Maintenance of PI3P levels in Rab7-positive endosomes requires the delivery of PI from the ER. (A) Confocal images of HEK293-AT1 coexpressing the EGFP–BcPI-PLC^H82A probe together with mCherry-Rab7^WT (scale bars, 5 µm). An enlarged view of the region identified by the arrowhead is shown on the far right (inset, 2.5 µm). (B and C) For each BRET measurement, a schematic of the experimental design is provided above each quantified trace, with the question mark indicating the membrane lipid being measured. (B) Kinetics of DAG production in Rab7-positive compartments after recruitment of FKBP–BcPI-PLC^AA R163A to Rab7-labeled membranes, as measured by the Rab7-DAG^BRET biosensor.

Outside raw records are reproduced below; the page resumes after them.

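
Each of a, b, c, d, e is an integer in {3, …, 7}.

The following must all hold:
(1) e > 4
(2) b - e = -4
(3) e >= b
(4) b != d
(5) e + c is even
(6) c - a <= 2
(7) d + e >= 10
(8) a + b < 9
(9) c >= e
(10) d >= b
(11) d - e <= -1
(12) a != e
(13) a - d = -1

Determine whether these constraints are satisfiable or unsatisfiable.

Satisfiable

Take a = 5, b = 3, c = 7, d = 6, e = 7. Then constraint 2: b - e = -4; constraint 6: c - a = 2, and every other listed constraint is also met.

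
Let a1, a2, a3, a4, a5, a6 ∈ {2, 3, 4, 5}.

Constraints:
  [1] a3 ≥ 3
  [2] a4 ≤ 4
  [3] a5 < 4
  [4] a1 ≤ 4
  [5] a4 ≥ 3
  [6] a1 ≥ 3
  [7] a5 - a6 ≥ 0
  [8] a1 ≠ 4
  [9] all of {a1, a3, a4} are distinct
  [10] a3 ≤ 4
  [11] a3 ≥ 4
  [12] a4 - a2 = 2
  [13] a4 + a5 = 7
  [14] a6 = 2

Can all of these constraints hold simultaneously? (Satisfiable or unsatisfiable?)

Constraints 1, 2, 4, 5, 6, and 10 confine each of a1, a3, a4 to the 2 values {3, 4}.
Constraint 9 requires all 3 of them to be distinct, but only 2 values are available — impossible by the pigeonhole principle.

Unsatisfiable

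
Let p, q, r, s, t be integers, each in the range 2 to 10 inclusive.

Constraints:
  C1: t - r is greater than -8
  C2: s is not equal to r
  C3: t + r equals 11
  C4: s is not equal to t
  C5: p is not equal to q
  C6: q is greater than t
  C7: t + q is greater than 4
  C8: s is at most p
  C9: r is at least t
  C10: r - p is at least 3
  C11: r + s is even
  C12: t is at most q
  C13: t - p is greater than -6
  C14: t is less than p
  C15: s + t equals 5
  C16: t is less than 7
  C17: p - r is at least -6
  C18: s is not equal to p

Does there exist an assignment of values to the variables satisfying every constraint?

Satisfiable

One satisfying assignment is p = 6, q = 4, r = 9, s = 3, t = 2.
For the less obvious constraints — constraint 1: t - r = -7; constraint 3: t + r = 11 — and the others hold by inspection.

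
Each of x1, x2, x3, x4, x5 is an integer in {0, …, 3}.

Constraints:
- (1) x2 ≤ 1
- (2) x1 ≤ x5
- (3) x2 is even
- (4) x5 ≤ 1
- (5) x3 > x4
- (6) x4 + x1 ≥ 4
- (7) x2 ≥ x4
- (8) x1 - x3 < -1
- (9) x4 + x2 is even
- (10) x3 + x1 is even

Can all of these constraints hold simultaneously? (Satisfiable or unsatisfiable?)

From constraints 1 and 7: x4 ≤ x2 ≤ 1. From constraints 2 and 4: x1 ≤ x5 ≤ 1. Hence x4 + x1 ≤ 2. But constraint 6 requires x4 + x1 ≥ 4, and 4 > 2. Contradiction.

Unsatisfiable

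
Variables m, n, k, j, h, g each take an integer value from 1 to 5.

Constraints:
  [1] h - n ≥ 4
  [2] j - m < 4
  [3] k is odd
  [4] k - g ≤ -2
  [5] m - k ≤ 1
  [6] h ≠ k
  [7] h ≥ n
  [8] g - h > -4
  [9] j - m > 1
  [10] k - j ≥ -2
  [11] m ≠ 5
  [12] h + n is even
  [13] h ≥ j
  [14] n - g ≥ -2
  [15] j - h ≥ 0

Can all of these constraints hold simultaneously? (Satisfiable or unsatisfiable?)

Unsatisfiable

Constraints 1, 4, 10, 14, and 15 give n − g ≥ -2, g − k ≥ 2, k − j ≥ -2, j − h ≥ 0, h − n ≥ 4.
Adding all 5 inequalities: the left sides telescope to 0, and the right sides sum to (-2) + 2 + (-2) + 0 + 4 = 2. So 0 ≥ 2, which is false.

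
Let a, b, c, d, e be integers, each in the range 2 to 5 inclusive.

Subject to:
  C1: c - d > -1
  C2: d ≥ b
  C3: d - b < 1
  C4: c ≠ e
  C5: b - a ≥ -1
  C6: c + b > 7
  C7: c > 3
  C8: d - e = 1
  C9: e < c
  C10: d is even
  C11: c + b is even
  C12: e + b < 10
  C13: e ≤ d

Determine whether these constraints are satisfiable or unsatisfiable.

Take a = 2, b = 4, c = 4, d = 4, e = 3. Then constraint 1: c - d = 0; constraint 3: d - b = 0; constraint 5: b - a = 2, and every other listed constraint is also met.

Satisfiable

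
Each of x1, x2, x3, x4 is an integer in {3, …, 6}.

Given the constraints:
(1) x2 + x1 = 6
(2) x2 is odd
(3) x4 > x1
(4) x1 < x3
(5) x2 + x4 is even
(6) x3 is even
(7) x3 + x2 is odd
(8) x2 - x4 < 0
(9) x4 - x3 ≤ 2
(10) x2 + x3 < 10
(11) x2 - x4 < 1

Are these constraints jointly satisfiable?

Satisfiable

The assignment x1 = 3, x2 = 3, x3 = 6, x4 = 5 works:
  constraint 1 holds since x2 + x1 = 6.
  constraint 8 holds since x2 - x4 = -2.
  constraint 9 holds since x4 - x3 = -1.
The rest check out directly.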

Please note that a time-matched but alternatively scaled trace shows the FRB-Rab7:FKBP–BcPI-PLC^AA H32A dimerization kinetics (red line; see also Fig. S6 G). (C) Kinetics of PI3P levels within Rab7-positive compartments, measured using the Rab7-PI3P^BRET biosensor, in response to the recruitment of FKBP–BcPI-PLC^AA R163A either directly to the surface of Rab7-labeled endosomes (green traces; FRB-Rab7) or to the ER (magenta traces; FRB-ER). Treatment with a selective class III PI 3-kinase inhibitor (VPS34-IN1, 300 nM; gray traces) is included as a positive control for the Rab7-specific PI3P^BRET biosensor and to provide scale for any changes associated with the differential recruitment of FKBP–BcPI-PLC^AA R163A to Rab7-positive endosomes or the ER. BRET measurements are presented as mean values ± SEM from three independent experiments performed using triplicate wells.